Moreover, the case contends that Local 363’s decision to allow its members’ retirement benefits to be “solely overseen and administered by management” is not only “patently illegal and plainly irresponsible,” but “completely unheard of” among American labor unions.
According to the suit, Local 363 has a “long history” of failing to fairly represent its members and serve their best interests, and has long been “dominated” by employers. The lawsuit goes so far as to allege that the union exists not to improve the wages and working conditions of its laborer members but to undermine the prevailing wage rates in the electrical industry by negotiating wages that fall below industry standards. To illustrate, the case says that while the prevailing wage and benefit rate for electricians working on publicly funded jobs in New York City is roughly $115.22, the wage rate for Local 363’s highest classification of workers is “a mere $47.12.”
Per the suit, a further illustration of BIECA’s domination of Local 363 is the provision in the benefit funds’ trust agreements that the employer association has “sole authority” to appoint trustees to each funds’ board. The suit claims Local 363 has acted “arbitrarily or with bad faith” by failing to appoint union trustees to the funds’ boards or even negotiate for authority to do so.
“Local 363 is required by law to appoint trustees to its members’ pension and welfare benefit funds, and yet, since the Benefit Fund’s establishment in 1996, Local 363 has continued to neglect this critical duty,” the complaint scathes. “Its decision to allow the Benefit Funds to be solely trusteed by its bargaining opponent is a clear breach of its duty of fair representation to its members as it is ‘so far outside a wide range of reasonableness as to be irrational.’”

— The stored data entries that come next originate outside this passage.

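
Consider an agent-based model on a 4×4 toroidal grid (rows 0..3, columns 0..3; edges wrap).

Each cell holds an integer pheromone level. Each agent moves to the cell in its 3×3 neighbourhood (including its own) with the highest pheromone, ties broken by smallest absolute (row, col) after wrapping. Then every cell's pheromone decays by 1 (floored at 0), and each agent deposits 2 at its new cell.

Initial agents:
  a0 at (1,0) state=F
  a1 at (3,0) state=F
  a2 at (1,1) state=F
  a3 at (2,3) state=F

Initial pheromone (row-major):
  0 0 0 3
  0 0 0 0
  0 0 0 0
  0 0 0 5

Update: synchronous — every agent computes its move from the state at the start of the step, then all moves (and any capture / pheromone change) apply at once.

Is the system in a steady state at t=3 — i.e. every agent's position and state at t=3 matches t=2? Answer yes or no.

t=1: a0@(0,3) a1@(3,3) a2@(0,0) a3@(3,3) | pheromone: 2 0 0 4 / 0 0 0 0 / 0 0 0 0 / 0 0 0 8
t=2: a0@(3,3) a1@(3,3) a2@(3,3) a3@(3,3) | pheromone: 1 0 0 3 / 0 0 0 0 / 0 0 0 0 / 0 0 0 15
t=3: a0@(3,3) a1@(3,3) a2@(3,3) a3@(3,3) | pheromone: 0 0 0 2 / 0 0 0 0 / 0 0 0 0 / 0 0 0 22

yes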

According to the case, the authority granted to the benefit funds’ trustees, who used to be owners and managing officers of BICEA member employers, have allowed the individuals to amend the plans’ trust agreements to provide themselves with compensation as “service providers” to the benefit funds. The suit claims the amendments, which were applied retroactively to March 2013, have potentially granted the trustees in excess of $1 million from plan assets despite the fact that the fair market value of the services they provided was not “anywhere near” the level of compensation they received.
The lawsuit goes on to claim that the benefit funds were further depleted by the use of plan assets to assist BIECA member employers in creating their own apprenticeship programs, costs the case claims should have been borne by the employers themselves.
“Such transactions are clearly prohibited, and evidence imprudent and disloyal fiduciary conduct,” according to the filing.
The suit contends that had the defendants not breached their fiduciary duties to participants and beneficiaries of the benefit funds, the funds would have earned “millions more,” and union members would have received better benefits or higher wages.
The lawsuit seeks an injunction requiring the defendants to remove the current trustees and appoint new ones, pay for an independent trustee to oversee management of the funds, reform the benefit fund plan documents to require joint administration and restore to the funds “all compensation and other illegal payments” made to the trustees and employers in addition to lost profits and interest.